Cardiac resynchronization therapy (CRT) has shown benefits in patients with severe heart failure. The traditional criteria to select patients for CRT (New York Heart Association [NYHA] class III or IV, depressed left ventricular [LV] ejection fraction, and prolonged QRS duration) result in at least 30% of the selected patients with no response to CRT. Recent studies with echocardiography have shown that the presence of LV dyssynchrony is an important predictor for response to CRT. However, the recent report from the predictors of response to cardiac resynchronization therapy (PROSPECT) trial suggested that under ''real-world'' conditions the current available echocardiographic techniques including tissue Doppler imaging (TDI) and myocardial strain-rate imaging are not ready for routine clinical practice to assess LV dyssynchrony. Phase analysis is a recently developed technique that allows measuring LV dyssynchrony from electrocardiogram (ECG)-gated single photon emission computed tomography (GSPECT) myocardial perfusion imaging (MPI). This technique uses Fourier harmonic functions to approximate regional wall thickening over the cardiac cycle and to calculate regional onset of mechanical contraction (OMC) phases. These OMC phases are obtained three-dimensionally over the entire left ventricle to quantitatively assess the degree of LV dyssynchrony. This technique has been compared to TDI and shown promising results in clinical validations. The advantages of this technique over echocardiography in measuring LV dyssynchrony are its automation, its high repeatability and reproducibility. It can be applied to any conventional GSPECT MPI study with no additional procedure. In this review the phase analysis methodology is described and its up-to-date clinical validations are summarized.

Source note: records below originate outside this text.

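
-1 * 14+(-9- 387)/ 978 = -2348/ 163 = -14.40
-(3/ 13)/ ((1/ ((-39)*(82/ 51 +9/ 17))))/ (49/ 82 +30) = 26814/ 42653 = 0.63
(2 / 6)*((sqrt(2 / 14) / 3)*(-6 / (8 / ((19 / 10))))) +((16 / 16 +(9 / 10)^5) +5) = 659049 / 100000 - 19*sqrt(7) / 840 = 6.53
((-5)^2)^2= 625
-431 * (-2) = 862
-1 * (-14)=14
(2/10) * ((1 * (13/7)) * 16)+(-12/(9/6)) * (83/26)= -8916/455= -19.60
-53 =-53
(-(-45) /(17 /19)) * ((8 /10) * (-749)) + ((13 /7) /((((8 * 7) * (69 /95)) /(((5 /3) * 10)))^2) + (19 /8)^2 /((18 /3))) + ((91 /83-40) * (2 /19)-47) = -1522411627068562555 /50434230075264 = -30186.08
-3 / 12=-1 / 4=-0.25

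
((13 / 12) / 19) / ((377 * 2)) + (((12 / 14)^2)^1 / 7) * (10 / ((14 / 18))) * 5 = 214231201 / 31750824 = 6.75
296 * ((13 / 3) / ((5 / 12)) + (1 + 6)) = 25752 / 5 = 5150.40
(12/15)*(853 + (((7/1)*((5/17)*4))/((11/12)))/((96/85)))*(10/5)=75764/55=1377.53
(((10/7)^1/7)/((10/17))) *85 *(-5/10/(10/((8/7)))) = -578/343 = -1.69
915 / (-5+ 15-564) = -915 / 554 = -1.65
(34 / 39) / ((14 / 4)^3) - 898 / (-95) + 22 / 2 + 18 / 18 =21.47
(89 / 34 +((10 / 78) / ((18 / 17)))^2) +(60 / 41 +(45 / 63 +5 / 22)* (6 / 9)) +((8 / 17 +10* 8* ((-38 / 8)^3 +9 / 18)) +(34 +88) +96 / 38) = -1055793330041986 / 125629414911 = -8404.03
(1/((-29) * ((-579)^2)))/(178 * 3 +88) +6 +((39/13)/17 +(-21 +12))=-290259703601/102800311686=-2.82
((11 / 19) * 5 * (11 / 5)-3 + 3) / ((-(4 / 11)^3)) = -161051 / 1216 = -132.44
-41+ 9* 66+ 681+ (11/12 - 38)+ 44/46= 330613/276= 1197.87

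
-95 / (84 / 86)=-4085 / 42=-97.26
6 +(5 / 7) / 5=43 / 7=6.14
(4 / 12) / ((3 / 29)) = 29 / 9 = 3.22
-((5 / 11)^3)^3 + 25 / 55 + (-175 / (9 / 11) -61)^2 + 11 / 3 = 14433020809167023 / 190993762971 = 75568.02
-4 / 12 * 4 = -1.33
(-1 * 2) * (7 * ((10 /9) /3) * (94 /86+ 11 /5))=-17.07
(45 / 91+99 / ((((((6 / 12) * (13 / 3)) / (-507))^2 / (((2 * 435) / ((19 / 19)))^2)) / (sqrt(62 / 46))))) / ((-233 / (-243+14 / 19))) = 207135 / 402857+18886278499030800 * sqrt(713) / 101821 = 4952834275272.76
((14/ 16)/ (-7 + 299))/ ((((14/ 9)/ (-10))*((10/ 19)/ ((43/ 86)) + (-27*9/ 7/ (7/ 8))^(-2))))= -100973790/ 5520868747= -0.02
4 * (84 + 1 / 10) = 1682 / 5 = 336.40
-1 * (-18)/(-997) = -18/997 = -0.02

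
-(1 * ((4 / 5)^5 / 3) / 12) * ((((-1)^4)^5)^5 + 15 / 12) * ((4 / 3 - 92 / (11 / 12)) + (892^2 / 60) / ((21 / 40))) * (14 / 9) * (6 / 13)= -892722176 / 2413125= -369.94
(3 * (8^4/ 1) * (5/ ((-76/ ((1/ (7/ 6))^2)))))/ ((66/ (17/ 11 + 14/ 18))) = -2355200/ 112651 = -20.91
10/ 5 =2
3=3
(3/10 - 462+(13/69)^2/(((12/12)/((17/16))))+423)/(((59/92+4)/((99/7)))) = -161982601/1374940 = -117.81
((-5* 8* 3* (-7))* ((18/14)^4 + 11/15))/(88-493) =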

心脏再同步治疗(CRT)已在重度心力衰竭患者中显示出益处。选择CRT治疗患者的传统标准(纽约心脏协会[NYHA] III或IV级、左心室[LV]射血分数降低以及QRS时限延长)导致至少30%的入选患者对CRT无反应。近期的超声心动图研究表明,LV不同步的存在是CRT反应的重要预测指标。然而,心脏再同步治疗反应预测因子(PROSPECT)试验的最新报告表明,在“现实世界”条件下,包括组织多普勒成像(TDI)和心肌应变率成像在内的当前可用超声心动图技术尚未准备好用于评估LV不同步的常规临床实践。相位分析是一种最近开发的技术,它可以从心电图(ECG)门控单光子发射计算机断层扫描(GSPECT)心肌灌注成像(MPI)中测量LV不同步。该技术使用傅里叶谐波函数来近似心动周期中的区域心肌增厚,并计算机械收缩起始(OMC)阶段。这些OMC阶段是在整个左心室三维获取的,以定量评估LV不同步的程度。该技术已与TDI进行比较,并在临床验证中显示出有前景的结果。该技术在测量LV不同步方面优于超声心动图的优点在于其自动化、高重复性和再现性。它可以应用于任何常规GSPECT MPI研究,无需额外操作。在这篇综述中,描述了相位分析方法并总结了其最新的临床验证情况。